House debates

Thursday, 21 June 2018

Bills

Appropriation Bill (No. 1) 2018-2019; Consideration in Detail

11:25 am

Photo of Ed HusicEd Husic (Chifley, Australian Labor Party, Shadow Minister for the Digital Economy) Share this | Hansard source

I want to thank the minister for his contribution, and I refer him to his comment that he wants to see by 2025 that Australia will be one of the top three digital governments in the world, boldly going where no Turnbull government minister has gone before—less Keenan and more Shatner! It's very good to see. I look forward to seeing you reach that.

Mr Keenan interjecting

Yes, I'm showing my age. I can't hide it anymore, Minister!

Given your bold ambition, I want to run through this great list of digital projects. You say you want us to be in the top three governments in digital transformation. Here's the list: the 2016 census; repeated crashes of the ATO website; delayed revamp of the Child Support website; halted the start of online NAPLAN; guillotined gov.au redesign proposal, and wasted nearly a million bucks there; shut the Digital Transformation Office, and then renamed it; waved goodbye to your CEO of the Digital Transformation Office; scored a thumbs down from small business for the over-hyped digital marketplace; saw the arrest of DHS IT contractors for suspected fraud; notched up a record spend on government IT; robo-debt, which no-one can forget; dumped the apprentice IT platform, AAMS; and, in the last few weeks, suspended the ACIC biometric project. That last project is of particular interest because the Biometric Identification Services project between NEC and the Australian Criminal Intelligence Commission was suspended and staff members escorted off government premises.

From that list of 13, I can't think of any of those instances where the government could build, in the general public, a confidence that it's got digital transformation right, or that they could expect more government services to actually work for them online, instead of having to call or turn up to government premises to get service. On the NEC project, in particular, I want to ask: when did the DTA come to understand that the project was in trouble? When did DTA put that project on its watch list? When the NEC project got into trouble, who did it report that to?

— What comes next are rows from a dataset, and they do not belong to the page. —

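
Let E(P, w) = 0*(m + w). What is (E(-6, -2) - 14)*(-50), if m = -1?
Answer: 700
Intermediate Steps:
E(P, w) = 0 (E(P, w) = 0*(-1 + w) = 0)
(E(-6, -2) - 14)*(-50) = (0 - 14)*(-50) = -14*(-50) = 700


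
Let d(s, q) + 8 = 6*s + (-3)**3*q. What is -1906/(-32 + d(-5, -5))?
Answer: -1906/65 ≈ -29.323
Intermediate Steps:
d(s, q) = -8 - 27*q + 6*s (d(s, q) = -8 + (6*s + (-3)**3*q) = -8 + (6*s - 27*q) = -8 + (-27*q + 6*s) = -8 - 27*q + 6*s)
-1906/(-32 + d(-5, -5)) = -1906/(-32 + (-8 - 27*(-5) + 6*(-5))) = -1906/(-32 + (-8 + 135 - 30)) = -1906/(-32 + 97) = -1906/65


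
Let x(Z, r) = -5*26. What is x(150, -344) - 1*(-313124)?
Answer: 312994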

Who was involved in the decision to scrap the NEC project? With the additional $60 million for the DTA's digital ID and another $30 million of existing DTA funding reallocated for digital ID, which of the multiple biometric projects is this funding for? Was the NEC project part of the back-end infrastructure of the digital ID rollout? Why are there so many biometric projects running in parallel within government? When did the minister become aware of the NEC biometric project being in trouble? Was the decision to scrap the $90 million project made by the department, the DTA or the cabinet subcommittee?

This NEC project goes to the heart of what is actually happening in DTA, where there's less delivery and more audit functions, but even then they can't keep track of all the projects that are going off the rails. The question I also want answered, and I think the Australian public wants to know, is: if the DTA is supposed to be keeping tabs on all these digital projects, how come it's keeping tabs on them but never intervening to prevent these projects going off the rails?